The Wall Street Journal’s Law Blog describes a victory for religious freedom. In a case about which I first wrote just after its inception, a gang known as Freedom From Religion Foundation sued the village of Warren, MI, for having the temerity to put up a Christmas display without permitting FFRF to put up a sign next to it announcing that religion is “myth and superstition that hardens hearts and enslaves minds.”
First, Mayor James Fouts told them to take a hike, followed by their suit:
If you requested permission to put up a sandwich board saying that there is no Santa Claus, you would be met with the same response. Santa Claus lives in the minds and hearts of many millions of children. The belief of God and religion lives in the hearts and minds of hundreds of millions of people and is as much a part of the fabric of America, as the belief in democracy and freedom….
Your non-religion is not a recognized religion. Please don’t hide behind the cloak of non-religion as an excuse to abuse other recognized religions.
Then a Michigan district court told these folks to take a hike.
Then the 6th Circuit told this…crowd…to take a hike. On the matter of Warren’s alleged favoring of the religious over the secular, they had this:
That is not true even on its own terms. All but one of the objects in the holiday display are nonreligious. Ribbons, ornaments, reindeer, a lighted tree, wreaths, snowmen, a mailbox for Santa, elves, wrapped gift boxes, nutcrackers, poinsettias, candy canes, a “Winter Welcome” sign—all of them, all that is but the nativity scene—are secular…
A city does not run afoul of the Establishment Clause by including a creche in a holiday display that contains secular and religious symbols.
On the matter of the “Winter Welcome” greeting in particular, the 6th expanded with this [emphasis added]:
When one neighbor greets another in mid-December with “Happy Holidays,” it is the rare person who hears “Happy Holy Days.” What was once the most religious of invocations has become one of the most faith-neutral, even secular. One indeed can fairly wonder who has co-opted whom over time with these displays and words. But that is a matter for another day.
On the gang’s bellyache that Fouts’ letter was itself some sort of cynical violation, the 6th had this:
These are not the words of someone trying to establish any one religion or religion in general; they are the words of someone trying to explain the common sense risks of disparaging faith-based and secular symbols, whether a creche or a Santa, alike….
It may be true that the Mayor misapprehended the Religion Clauses when he implied that atheists receive no protection from them by saying that the Foundation’s “non-religion” was “not a recognized religion.” In this respect, the Mayor, apparently untrained as a lawyer, may not have missed his calling…. But this defense of his actions, premised on a misreading of precedent, does not transform his actions or the City’s display into an establishment.

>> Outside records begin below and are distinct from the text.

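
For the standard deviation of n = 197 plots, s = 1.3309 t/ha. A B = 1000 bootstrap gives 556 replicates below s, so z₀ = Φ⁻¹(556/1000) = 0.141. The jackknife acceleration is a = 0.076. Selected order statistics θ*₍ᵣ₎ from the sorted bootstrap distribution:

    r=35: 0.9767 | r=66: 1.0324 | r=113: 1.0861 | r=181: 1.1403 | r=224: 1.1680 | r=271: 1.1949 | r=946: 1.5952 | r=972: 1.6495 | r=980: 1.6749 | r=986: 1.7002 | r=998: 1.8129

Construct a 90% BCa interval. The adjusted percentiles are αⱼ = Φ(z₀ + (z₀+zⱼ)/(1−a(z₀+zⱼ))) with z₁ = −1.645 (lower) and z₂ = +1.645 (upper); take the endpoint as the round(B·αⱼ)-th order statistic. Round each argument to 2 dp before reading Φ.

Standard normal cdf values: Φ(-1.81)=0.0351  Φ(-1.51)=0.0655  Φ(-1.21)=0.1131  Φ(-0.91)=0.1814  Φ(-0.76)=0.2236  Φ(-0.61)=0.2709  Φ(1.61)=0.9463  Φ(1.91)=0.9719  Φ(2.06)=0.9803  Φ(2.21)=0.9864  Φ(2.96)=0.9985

(1.0861, 1.7002)

Lower: z₀ + z₁ = 0.141 + (-1.645) = -1.504; 1 − a(z₀+z₁) = 1 − (0.076)(-1.504) = 1.1143; argument = 0.141 + (-1.504)/1.1143 = -1.2087 → -1.21.
α₁ = Φ(-1.21) = 0.1131; rank = round(1000 × 0.1131) = 113; θ*₍113₎ = 1.0861.
Upper: z₀ + z₂ = 1.786; 1 − a(z₀+z₂) = 0.8643; argument = 2.2075 → 2.21; α₂ = 0.9864; rank = 986; θ*₍986₎ = 1.7002.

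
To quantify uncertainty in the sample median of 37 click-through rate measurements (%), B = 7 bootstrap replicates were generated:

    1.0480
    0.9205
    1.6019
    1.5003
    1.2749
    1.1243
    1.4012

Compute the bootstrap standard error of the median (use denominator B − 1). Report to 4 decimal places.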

On the gang’s crying about their free speech rights, here’s the 6th, again:
[Warren] could choose to add a Santa. And it could choose to deny a sign saying, “There is no Santa.” It could choose to incorporate a message about Ramadan. And it could choose to deny a message disparaging any one religion or religion in general. Just as Congress’s creation of a National Day of Prayer on the first Thursday of May does not compel the legislature to recognize a National Day of Non-Prayer each year, so too the City of Warren could opt to have a holiday display without a Winter Solstice sign. Such holiday displays are quintessentially government speech….
And the Foundation, like everyone else, is free to urge the City to add or remove symbols from the display each year or to try to elect new officials to run the City—the customary answer to permissible government speech and the customary answer to policies with which citizens disagree.
FFRF Co-President Annie Laurie Gaylor responded to her loss without any sense of irony:
Apparently we are a Christian nation, and cities may prefer religion over non-religion[.]
On the first, well, duh. On the second, she needs to ask her lawyer to read the 6th‘s opinion to her. It’s not what they said. Her lawyer can find that opinion can be found here.
Thus we see the benefit of not taking the easy way out—the coward’s way out—and acceding to the demands of such anti-freedom fighters as these as soon as the latter threaten.
These lose—as all bullies lose—when faced with forthright and just opposition.
Facing down bullies is expensive, certainly. However that expense pales beside the expense of meekly surrendering freedoms for the demanding. Once you pay the Danegelt, you never get rid of the Dane.